C’è voluto poco per passare da eroi, o angeli, a «nemici» da aggredire, minacciare, prendere a calci, insultare. Anche in epoca di Covid i camici bianchi, già pochi, stressati e sfiniti da un ulteriore carico di lavoro enorme e ininterrotto da febbraio, si ritrovano bersaglio della rabbia e della frustrazione di pazienti e familiari ancora più spaventati ed esasperati. Stavolta a farne le spese sono soprattutto i medici di famiglia.
E’ storia di qualche settimana fa l’attacco a un dottore vicentino spintonato, buttato per terra e preso a calci da un utente esploso davanti al reiterato invito di indossare la mascherina in ambulatorio, che non aveva nemmeno con sé. L’uomo, fuggito, è stato poi individuato dai carabinieri e denunciato, ma il medico è rimasto sotto choc per giorni. Così come è rimasta spiazzata una dottoressa, sempre veneta, minacciata da una mamma che pretendeva da lei il certificato di riammissione a scuola per il figlio, giunto a fine quarantena. «Prima dev’essere sottoposto a tampone di controllo», ha risposto la professionista. «No, non lo farà perché noi non crediamo all’esistenza di questo virus — si è sentita replicare — e se lei non procede, riceverà una diffida dal mio avvocato». Ha invece urlato che si sarebbe presentata con i carabinieri in ambulatorio una signora decisa a ottenere l’esenzione dall’obbligo di mascherina perché le dava fastidio. «Scriva che sono asmatica», ha intimato al medico, che ovviamente si è guardato bene dall’obbedire, rimediando una lunga serie di improperi e intimidazioni.
Uno degli episodi più gravi, che ha spinto l’Ordine dei Medici di Vicenza ad aprire uno sportello di aiuto, è la lettera ricevuta il 19 novembre dal presidente Michele Valente e firmata da un residente con nome, cognome e indirizzo. «Spero che il Covid faccia molti morti tra i dottori — c’è scritto — chissà che vi uccida tutti. Siete gente di m…». «Questo è il clima che si respira — allarga le braccia Valente — la tensione è ormai alle stelle e si aggiunge alla fatica, alla paura e allo stress diventati insostenibili, soprattutto per i colleghi più giovani, già spaventati e timorosi di non essere all’altezza della situazione. Mi riferisco a 25-30enni appena usciti dall’aula studio e buttati in trincea per sostituire sempre più colleghi contagiati dal coronavirus. Sono in grossa difficoltà, se poi si trovano davanti situazioni del genere non c’è da stupirsi se molti di loro ricorrano ad ansiolitici e antidepressivi per affrontare la giornata di lavoro. Siamo al paradosso del tutti contro tutti».

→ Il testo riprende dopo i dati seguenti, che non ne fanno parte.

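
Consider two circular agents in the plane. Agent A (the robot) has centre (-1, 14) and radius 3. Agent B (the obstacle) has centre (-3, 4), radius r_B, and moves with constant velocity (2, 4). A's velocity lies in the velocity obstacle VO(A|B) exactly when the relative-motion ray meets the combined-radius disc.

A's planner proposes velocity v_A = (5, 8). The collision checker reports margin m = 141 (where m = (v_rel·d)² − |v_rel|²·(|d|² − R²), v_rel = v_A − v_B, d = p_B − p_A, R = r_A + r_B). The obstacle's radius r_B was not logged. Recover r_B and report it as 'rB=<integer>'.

m = 141
d = (-2, -10);  v_rel = (3, 4),  |v_rel|² = 25
v_rel×d = (3)·(-10) − (4)·(-2) = -22
since m = R²·25 − (-22)²:  R² = (484 + 141) / 25 = 25
R = √25 = 5  ⇒  r_B = 5 − 3 = 2

rB=2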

Per dare un aiuto concreto ai camici bianchi in crisi, l’Ordine di Vicenza sta preparando un servizio pensato per medici di famiglia e pediatri di libera scelta ma aperto anche agli ospedalieri. Da una parte partiranno, on line, incontri con psicologi per riconoscere il burn out (appunto il grande stress), l’angoscia e l’ansia legati al sovraccarico di lavoro e alla sofferenza di vedere i propri pazienti finire intubati o morire; e dall’altra psicologi e psichiatri spiegheranno come gestire malati e parenti aggressivi per evitare che la situazione degeneri. I professionisti più in difficoltà saranno seguiti con sedute individuali, su Skype o su altri canali on line. «Bisogna vincere l’iniziale pudore che la nostra categoria ha nel chiedere aiuto — avverte Valente — un referente dell’Ordine farà da collettore degli sos. Tutto ciò accade anche per la fragilità di pensionati, dentisti, laboratoristi e neolaureati gettati nella mischia per subentrare a medici di famiglia in quarantena e già in ansia di trovarsi a gestire mille assistiti ognuno senza aver mai svolto questa professione. Riceviamo centinaia di chiamate al giorno, anche da parte di colleghi che chiedono spiegazioni su tutto, perfino su come compilare le nuove ricette».
Non va meglio negli ospedali. «Siamo al collasso, fisico e psicologico — ammette Adriano Benazzato, segretario regionale di Anaao Assomed — siamo costretti ad arginare sulla nostra pelle la rabbia di cittadini che dalla tivù sentono quanto vada tutto bene ma poi devono aspettare giorni per un tampone, ore al Pronto Soccorso e mesi un vaccino anti-influenzale. Che non arriverà mai. E allora se la prendono col medico, così come i familiari del malato intubato e che deve per forza sopravvivere. Anche se ha 80 anni, è arrivato in ospedale in condizioni disperate e soffre di altre gravi patologie».